Beyond Refusal — Constructive Safety Alignment for Responsible Language Models

0 2 minutes read

[Submitted on 2 Sep 2025 (v1), last revised 12 Sep 2025 (this version, v4)]

Authors:Ranji Duan, Gixi Liu, Chiaukon Gia, Shiji Zhao, Roxy Cheng, Fengsiang Wang, Cheng Wei, Yong Shi, Chang Leo, Defing Lee, Yenbing Dong, Yichi Chang, Yuvening Chen, Chongwin Wang, Xingjun MA, Xinfeng Li, Yitong Sun, Jie Zhang, Jinzhao Hu, SHA Xu, Yitong Yang, Jialing Tao, Hui Xue

View the PDF file from the paper entitled Oyster-I: Beyond the Rejection-Witness of Constituent Safety for the Language Models, by Ranji Duan and 26 other books

PDF view

a summary:LLMS models publish safety mechanisms to prevent harmful content. Most current methods are tightly focused on the risks posed by harmful actors, and the risks are often timited as aggressive events and dependence on defensive rejection. However, in realistic settings, the risks also come from non -harmful users who are looking for help during psychological distress (for example, intentions of self -harm).
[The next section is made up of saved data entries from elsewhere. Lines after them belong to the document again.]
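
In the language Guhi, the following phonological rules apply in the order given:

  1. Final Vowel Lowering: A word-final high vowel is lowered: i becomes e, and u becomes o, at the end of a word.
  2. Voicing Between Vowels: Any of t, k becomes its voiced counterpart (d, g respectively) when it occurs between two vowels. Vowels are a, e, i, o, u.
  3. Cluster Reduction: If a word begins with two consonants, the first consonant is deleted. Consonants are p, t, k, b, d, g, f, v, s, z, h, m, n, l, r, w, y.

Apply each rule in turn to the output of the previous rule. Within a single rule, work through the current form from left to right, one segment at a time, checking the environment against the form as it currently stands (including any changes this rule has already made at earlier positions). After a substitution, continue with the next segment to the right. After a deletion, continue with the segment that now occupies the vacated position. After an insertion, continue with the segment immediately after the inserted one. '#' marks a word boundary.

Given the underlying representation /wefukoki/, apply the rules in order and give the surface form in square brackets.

[wefugoge]

1 Final Vowel Lowering: [wefukoki] → [wefukoke]
2 Voicing Between Vowels: [wefukoke] → [wefugoge]
3 Cluster Reduction: no change — [wefugoge]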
In such cases, the model’s response can strongly affect the following procedures for the user. Simple rejection may lead them to repeat, escalate, or move to unsafe platforms, creating worse results. We offer constructive safety alignment (CSA), a human -focused model that protects against harmful misuse with active vulnerable users towards safe and useful results. CSA was implemented in Oyster-I (OY1), combining the expectations of the theory of the user’s reactions, discovering the limits of accurate risks, controlling interpretative thinking, and converting safety to the confidence-building process. OY1 achieves a modern safety between open models while maintaining high general capabilities. In our construction index, a strong constructive participation, near GPT-5, and the unparalleled durability on the Peace Program Data set, is close to GPT-O1 levels. By shifting from the first rejection to safety in the first guidance, CSA redefines the relationship of users, with the aim of not only safe systems, but it is very useful. We version OY1, the symbol and the standard to support the responsive user -based artificial intelligence.